Dorel was ordered by a Mississippi jury to pay half of a US$52-million judgment to the family of a child injured in the crash.
Most of Dorel’s liability was covered by insurance.
Strong growth in the recreation and leisure division contributed to a nearly 15 per cent boost in profits in the second quarter.
Dorel earned US$15.2 million or 47 cents per share for the three months ended June 30.
That compared to US$13.2 million or 41 cents per share a year ago.
Excluding restructuring costs, adjusted earnings equalled 51 cents per share, well below the 67 cents forecast by analysts.
Revenue for the company, which reports in U.S. dollars, grew 9.2 per cent to US$655.8 million from US$600.4 million.

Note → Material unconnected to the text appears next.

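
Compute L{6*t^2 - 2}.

-2/s + 12/s^3

Apply the Laplace transform termwise.
L{-2} = -2/s; (6)·[L{t^2} = 2!/s^3 = 2/s^3].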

The recreation and leisure division’s operating profit more than tripled to US$15.2 million from US$3.7 million on a 20 per cent boost in sales to US$286.2 million.
Organic revenues at the bicycle business grew about 11 per cent in the quarter and by 15 per cent in the first six months of the fiscal year from both independent bike dealers and North American mass merchants.
Dorel said the results were also helped by improved weather and a continued rebound in most global bike markets.
The juvenile division’s operating profit increased 2.2 per cent to US$16.2 million on US$251.3 million in revenues, led by the performance in Europe and Brazil.
The division benefited from 10 per cent organic growth in the quarter and 16 per cent year-to-date in Latin America, which was largely offset by a weaker currency especially in Chile.
Home furnishing profits were US$5.2 million, down 27 per cent from US$7.2 million a year ago, as revenues slipped to US$118.3 million despite continued growth of Internet sales.
The company manufactures a number of children’s products under the Safety 1st, Quinny, Cosco, Maxi-Cosi and Bebe Confort brands, while its bikes and related products include brands such as Cannondale, Schwinn, GT, Mongoose, IronHorse and Sugoi.
It has annual sales of US$2.6 billion and employs 6,300 people in 24 countries.